OCEANSIDE — In a petite gallery space at Oceanside Museum Art, artwork by medium to maximum-security inmates from Donavan Correctional Facility line the walls from floor to ceiling.
Most of the 100 drawings and sculptures are displayed within a 9-foot by 6-foot barred space, the size of a prison cell for two inmates. Men who created the art are serving years, to life in prison.
“Part of the experience of walking through the exhibition is walking through the cell,” Tara Centybear, prison art instructor and exhibit co-curator, said.
Prison art on display is from Project PAINT: The Prison Arts INiTiative, founded by UCSD sociology student Laura Pecenco.
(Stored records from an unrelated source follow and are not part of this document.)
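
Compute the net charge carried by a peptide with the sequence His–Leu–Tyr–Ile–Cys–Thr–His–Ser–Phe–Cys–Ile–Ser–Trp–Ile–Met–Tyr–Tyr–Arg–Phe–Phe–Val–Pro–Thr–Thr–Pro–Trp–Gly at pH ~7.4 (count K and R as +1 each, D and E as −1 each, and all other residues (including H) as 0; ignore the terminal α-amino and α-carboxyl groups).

Positive (K, R): Arg18 → +1.
Negative (D, E): none → −0.
Net charge = (+1) + (−0) = +1.

+1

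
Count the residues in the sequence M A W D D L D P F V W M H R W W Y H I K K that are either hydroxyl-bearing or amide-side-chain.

1

Hydroxyl-bearing: S, T, Y. Amide-side-chain: N, Q.
Hydroxyl-bearing residues here: Y17 (1).
Amide-side-chain residues here: none (0).
The two groups share no amino acid, so total = 1 + 0 = 1.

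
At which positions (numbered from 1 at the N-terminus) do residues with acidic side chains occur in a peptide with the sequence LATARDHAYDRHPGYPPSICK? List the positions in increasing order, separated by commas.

6, 10

The acidic residues are Asp (D) and Glu (E), whose side chains end in a carboxylate group.
Matching residues: D6, D10.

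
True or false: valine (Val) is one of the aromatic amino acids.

F, W, and Y each carry an aromatic ring on the side chain.
Valine is not in this group.

False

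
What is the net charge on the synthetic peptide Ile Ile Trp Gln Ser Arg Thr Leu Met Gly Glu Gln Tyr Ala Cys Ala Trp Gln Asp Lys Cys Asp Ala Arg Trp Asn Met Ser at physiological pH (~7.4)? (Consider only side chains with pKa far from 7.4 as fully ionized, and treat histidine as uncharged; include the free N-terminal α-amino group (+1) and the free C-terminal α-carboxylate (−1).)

Near pH 7.4, K and R contribute +1 each, D and E contribute −1 each, and every other side chain (His included, as stated) is uncharged.
Positive (K, R): Arg6, Lys20, Arg24 → +3.
Negative (D, E): Glu11, Asp19, Asp22 → −3.
The N-terminus (+1) and C-terminus (−1) cancel.
Net charge = (+3) + (−3) = 0.

0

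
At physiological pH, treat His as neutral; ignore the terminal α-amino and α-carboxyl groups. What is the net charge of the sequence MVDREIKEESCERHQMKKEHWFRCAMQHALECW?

At pH ~7.4 the Lys and Arg side chains are protonated (+1), the Asp and Glu side chains are deprotonated (−1), and with His taken as neutral all other side chains carry no charge.
Positive (K, R): R4, K7, R13, K17, K18, R23 → +6.
Negative (D, E): D3, E5, E8, E9, E12, E19, E31 → −7.
Net charge = (+6) + (−7) = −1.

-1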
Pencenco piloted the arts in prison program a year and a half ago as part of her Ph.D. research, after she found arts programs had not been funded since 2010.
Following the pilot program, Project PAINT was funded through the William James Association last year, and this year.
The idea behind the arts program is to provide a safe space for prisoners to explore and express themselves.
Research says arts programs reduce violence, make prisons safer for inmates and staff, and lower the number of returning prisoners.
“Pencenco’s PhD is part of the collection of information on the positive impact art has on people lives,” Centybear said.
“It’s something prisoners benefit from just as much, or more, than your average citizen.”
The exhibit displays insightful works, which ranges from sketches, to finished drawings and decoupage, created during a 32-week course.
The process to conduct art classes in a prison is complex.
Instruction is given in yard D, an enclosed space that resembles a cafeteria.
Teachers are equipped with alarms, and must pass through a series of security checkpoints.
“Upon my first encounter it was really terrifying,” Centybear said. “You walk through gates that are volted, and marked with signs that say they are electrified.”
“We run it like any other art class to the bet of our ability. Of course there’s major constraints to what supplies we can bring in, and what kind of things we can and can’t do.”
Art supplies needed to be approved, checked in, locked up, and are only available when a prison guard unlocks them.
Inmates can also order limited art supplies through the prison, and add found objects to pieces.
“We’ve brought in gallons upon gallons of paint, and brushes, and canvas, and balsa wood, and ink,” Centybear said.
“The program is taught by contemporary artists, so we’re really trying to push their boundaries as to what they think art can be made of as well.
“They’re so resourceful, they can take the color off an M & M and use it as paint. When you have nothing, you really figure out how to use it.”
It takes time for instructors to build trust with inmates, and close the distance of personal space between them.
“We have them do portraits with each other, which staring at another man in a prison is not something they are use to doing, nor suppose to do,” Pencenco said.
“But in the art program they really have the freedom to do that, and I think that means a lot to them. They end up feeling very invested in the program, and that really coming through in terms of the work they’re able to create.”
Participating in the project gives the men a new moniker as artist.
This is the second exhibition of prison artwork. Pieces from an earlier exhibit were successfully auctioned off, and some prison artists have been commissioned to create works.
Centybear said teaching the classes has taught her to appreciate the freedom she has outside the prison.
“It sounds very corny, but going in has changed my perspective on life and how precious life is, and how one little mistake can change your life forever.”
Centybear added the exhibit brings attention to a population that is usually ignored.
“Art Transports Us Out of Bounds: Prison Arts in San Diego,” curated by Laura Pecenco, Tara Centybear, and Kathleen Mitchell, is on display at Oceanside Museum of Art through August 16.